Chinese antitrust authorities say no
SAN FRANCISCO — Qualcomm terminated its agreement to acquire European chip vendor NXP Semiconductors for $44 billion after the deadline to complete the deal passed Wednesday without approval from China’s Ministry of Commerce.
Qualcomm had extended the deadline several times in the nearly two years since the deal was first announced, but said earlier in the day Wednesday that it would not extend the deadline again.
“The decision for us to move forward without NXP was a difficult one,” said Steven Mollenkopf, Qualcomm’s CEO, in a conference call with analysts Wednesday. “Continued uncertainty overhanging such a large acquisition introduces heightened risk. We weighed that risk against the likelihood of a change in the current geopolitical environment, which we didn’t believe was a high probability outcome in the near future.”
Qualcomm said it would pay NXP a $2 billion “break up fee,” as stipulated in the agreement.
China’s Ministry of Commerce — often referred to as MOFCOM — never formally rejected the proposed acquisition, but did not approve it by Wednesday’s deadline. Qualcomm and NXP agreed in April to withdraw and refile notice of the acquisition with MOFCOM at the ministry’s request.
MOFCOM’s inaction on the Qualcomm-NXP acquisition has been characterized by observers as a consequence of tensions between the U.S. and China, which have in recent weeks erupted into an all-out trade war.
The Trump Administration earlier this month enacted a 25% tariff on about $34 billion worth of imports from China and is moving to enact the same tariff on another $16 billion worth of Chinese imports. The Administration has also proposed adding an additional 10% tariff on another $200 billion worth of imports from China. China has enacted reciprocal tariffs on U.S. imports and has said it will match any tariffs enacted by the U.S. with additional tariffs of its own.

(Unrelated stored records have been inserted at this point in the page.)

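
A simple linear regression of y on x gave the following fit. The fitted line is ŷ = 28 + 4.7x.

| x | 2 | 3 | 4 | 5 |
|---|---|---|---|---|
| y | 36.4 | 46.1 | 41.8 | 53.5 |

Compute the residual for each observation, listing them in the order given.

-1, 4, -5, 2

x=2: ŷ = 28 + 4.7·2 = 37.4; r = 36.4 − 37.4 = -1
x=3: ŷ = 28 + 4.7·3 = 42.1; r = 46.1 − 42.1 = 4
x=4: ŷ = 28 + 4.7·4 = 46.8; r = 41.8 − 46.8 = -5
x=5: ŷ = 28 + 4.7·5 = 51.5; r = 53.5 − 51.5 = 2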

Economic tensions between the U.S. and China were also escalated by a ban imposed by the U.S. on selling components to Chinese communications equipment ZTE which nearly put ZTE out of business. However, the U.S. lifted the ban at the direction of U.S. President Donald Trump in what was an apparent gesture of goodwill amid negotiations on a possible trade deal between the world’s two largest economies.
Qualcomm’s bid to buy NXP was seen as a bold stroke that would diversify the company beyond its main business of mobile phone chips into more products for automotive and the Internet of Things. With the acquisition being scraped, it’s unclear what avenues Qualcomm will explore in search of new growth. The company said it would spend up to $30 billion on stock repurchases.

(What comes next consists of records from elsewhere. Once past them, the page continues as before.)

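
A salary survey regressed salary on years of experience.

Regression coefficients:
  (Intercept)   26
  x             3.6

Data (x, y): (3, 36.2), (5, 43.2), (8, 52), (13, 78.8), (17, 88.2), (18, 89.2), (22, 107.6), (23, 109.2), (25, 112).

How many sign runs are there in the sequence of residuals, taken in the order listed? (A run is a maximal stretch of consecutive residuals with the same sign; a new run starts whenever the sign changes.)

x=3: ŷ = 26 + 3.6·3 = 36.8; r = 36.2 − 36.8 = -0.6
x=5: ŷ = 26 + 3.6·5 = 44; r = 43.2 − 44 = -0.8
x=8: ŷ = 26 + 3.6·8 = 54.8; r = 52 − 54.8 = -2.8
x=13: ŷ = 26 + 3.6·13 = 72.8; r = 78.8 − 72.8 = 6
x=17: ŷ = 26 + 3.6·17 = 87.2; r = 88.2 − 87.2 = 1
x=18: ŷ = 26 + 3.6·18 = 90.8; r = 89.2 − 90.8 = -1.6
x=22: ŷ = 26 + 3.6·22 = 105.2; r = 107.6 − 105.2 = 2.4
x=23: ŷ = 26 + 3.6·23 = 108.8; r = 109.2 − 108.8 = 0.4
x=25: ŷ = 26 + 3.6·25 = 116; r = 112 − 116 = -4
Signs: − − − + + − + + −
Runs: −×3, +×2, −×1, +×2, −×1 → 5

5 runs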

“The rationale for the NXP acquisition was to accelerate our strategy of growing into adjacent opportunities where mobile compute was becoming ubiquitous,” Mollenkopf said. “This strategy remains unchanged.”
The failure to push the acquisition through is the latest in a string of ill-fated maneuvers by Qualcomm, which in recent years has been investigated and fined by multiple jurisdictions for anti-competitive behavior and is also in the midst of a costly fight with longtime customer Apple. On Wednesday, Qualcomm said its baseband processors would not appear in the next-generation iPhones amid ongoing litigation between the two companies.
Despite the loss of business from Apple, Qualcomm on Wednesday reported third quarter sales and profit that exceeded analysts expectations. Third quarter sales came in at $5.6 billion, up 6% sequentially and up 4% year-over-year. The company reported a net income for the quarter of $1.2 billion, up 41% from the year-ago quarter.
But Qualcomm said it expects its fourth quarter sales to be down as much as 14% year-over-year.
— Dylan McGrath is the editor-in-chief of EE Times.